Prescriptions

To Your Health

How Congress plans to get insurers to spend money on actual health care.

What does “health care spending” mean?

One of the biggest lingering criticisms of the Democrats’ health care reform plan is that it doesn’t control costs. This line persists in part because it’s hard to refute in simple terms. As Atul Gawande has explained, the Senate bill doesn’t have just one way to keep health care spending down. It includes dozens of pilot programs that, if effective, can be replicated across the country.

But for those who want a single, clear example of how reform will attempt to keep the cost of health care—or, at least, the cost of insurance—down, there’s no easier-to-grasp concept than the medical loss ratio.

The medical loss ratio, or MLR, is the amount of each dollar an insurance company spends that goes toward paying for medical procedures, doctor’s consultations, chiropractor visits—in other words, actual health care. The rest of the money goes to administrative costs, marketing, executive bonuses, company profits, etc. The Senate version of the health care bill would set the MLR at 85 percent for large group plans and 80 percent for small group and individual plans; the House sets everyone’s rate at 85 percent. (The original proposal by Sen. John D. Rockefeller of West Virginia had the ratio at 90 percent, but the Congressional Budget Office rejected the number as unrealistic.) Also, there’s a bonus: If companies don’t reach the 80 percent or 85 percent threshold at the end of the year, they have to rebate the difference to their customers.

For major insurance companies, this wouldn’t change much. The average MLR of for-profit insurance plans offered to large employers is about 84 percent, according to a Senate analysis. Small employers, or companies with 50 or fewer workers, wouldn’t feel much pain, either, since their average MLR is 80 percent—right on target.

The real change would come in the individual insurance market, where the average MLR is 74 percent and can be as low as 66 percent. “The reason it’s important is because you do have bad apples—people who are price-gouging on the individual market,” says Peter Harbage of Harbage Consulting, a Sacramento-based health policy consulting firm. “That’s where you see the worst loss ratios, because an individual has no market power.” When California tried to implement health care reform in 2007, insurers that made money on the individual market put up the most resistance.

There’s one problem: What, exactly, constitutes “spending on health care”? The Senate bill states that health care spending includes not just “reimbursement for clinical services provided to enrollees” but also “activities that improve health care quality.” Some types of spending aren’t so clear-cut. Take disease management, for example. Disease management is an approach to health care that emphasizes teaching patients how to take care of themselves, resulting in better health for the patient and savings for the insurance company.

The process of disease management—checking in with a patient and tracking his or her progress—could be considered an administrative cost. At the same time, disease management has been shown to improve people’s health, so it can also be defined as spending on health care. So which is it: Part of the MLR numerator (health care spending) or part of the denominator (health care spending plus administrative spending)?

One could argue that lots of administrative costs go toward improving health care. Overhead gets a bad rap in the world of health care, since it sometimes goes toward screening out unhealthy beneficiaries. But surely some amount of paperwork is necessary to improve a person’s health. What about improving health information technology—for instance, creating a national database that collects health records? Surely that improves the overall quality of health care.

On its own, establishing a national MLR might not have a huge effect. Yes, it would force insurance companies to cut administrative costs.
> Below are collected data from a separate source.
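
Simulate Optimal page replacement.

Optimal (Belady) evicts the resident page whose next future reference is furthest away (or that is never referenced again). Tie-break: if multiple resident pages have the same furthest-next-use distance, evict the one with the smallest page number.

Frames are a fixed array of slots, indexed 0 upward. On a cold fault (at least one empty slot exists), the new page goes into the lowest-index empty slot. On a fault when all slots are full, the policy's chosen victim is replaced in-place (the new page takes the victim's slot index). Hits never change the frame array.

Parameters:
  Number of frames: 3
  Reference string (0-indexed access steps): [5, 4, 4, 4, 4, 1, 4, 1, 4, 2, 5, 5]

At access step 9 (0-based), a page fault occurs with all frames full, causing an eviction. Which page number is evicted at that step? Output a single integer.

Step 0: ref 5 -> FAULT, frames=[5,-,-]
Step 1: ref 4 -> FAULT, frames=[5,4,-]
Step 2: ref 4 -> HIT, frames=[5,4,-]
Step 3: ref 4 -> HIT, frames=[5,4,-]
Step 4: ref 4 -> HIT, frames=[5,4,-]
Step 5: ref 1 -> FAULT, frames=[5,4,1]
Step 6: ref 4 -> HIT, frames=[5,4,1]
Step 7: ref 1 -> HIT, frames=[5,4,1]
Step 8: ref 4 -> HIT, frames=[5,4,1]
Step 9: ref 2 -> FAULT, evict 1, frames=[5,4,2]
At step 9: evicted page 1

Answer: 1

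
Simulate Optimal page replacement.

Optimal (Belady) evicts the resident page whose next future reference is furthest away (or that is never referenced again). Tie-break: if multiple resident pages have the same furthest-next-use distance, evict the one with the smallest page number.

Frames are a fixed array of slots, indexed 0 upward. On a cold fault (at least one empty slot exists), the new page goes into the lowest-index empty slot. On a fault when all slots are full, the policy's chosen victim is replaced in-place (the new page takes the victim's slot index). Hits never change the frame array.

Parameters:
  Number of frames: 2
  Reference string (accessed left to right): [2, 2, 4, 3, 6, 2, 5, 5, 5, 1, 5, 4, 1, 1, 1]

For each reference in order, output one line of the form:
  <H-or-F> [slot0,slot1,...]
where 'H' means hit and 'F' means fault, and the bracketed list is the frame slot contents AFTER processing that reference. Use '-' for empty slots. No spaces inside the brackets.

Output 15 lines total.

F [2,-]
H [2,-]
F [2,4]
F [2,3]
F [2,6]
H [2,6]
F [5,6]
H [5,6]
H [5,6]
F [5,1]
H [5,1]
F [4,1]
H [4,1]
H [4,1]
H [4,1]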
But they could fudge their numbers by cutting back on coverage to produce a favorable-looking MLR. (Or they could always just lie.) That’s why MLR is just one piece of a larger puzzle. When combined with other provisions like guaranteed issue (insurers can’t deny your claim because of pre-existing conditions), ending the practice of rescission (they can’t deny your claim because of a new condition), and an individual mandate (everyone has to be insured), MLR gets teeth.

Capping all the “bad” parts of insurance spending—the administrative costs, the profits—might seem like a blunt instrument. But that’s part of its appeal. In the past, insurers have been able to choose between paying for someone’s health care and pocketing the money instead. Now they have to choose between paying for unnecessary paperwork and pocketing the money instead. The money for health care stays in its own separate box. That’s the theory, anyway.

MLR isn’t a measurement of how “good” a plan is. In measuring a plan’s effectiveness, the better yardstick is its “actuarial value,” which estimates what share of health care spending for a given population is covered by a plan (as in, for the average 25-year-old male, this health plan will cover 90 percent of your expenses). MLR instead measures a plan’s efficiency. But combined, the two measurements provide a good snapshot of how much a plan spends—its actuarial value—and how well it spends—its medical-loss ratio.

Will imposing a medical loss ratio actually cut administrative costs? Probably. Will cutting administrative costs fix health care? Probably not. MLR is just one cog in the machine. But when it comes to changing the incentive structure in which insurance companies operate, it may be a pretty effective cog.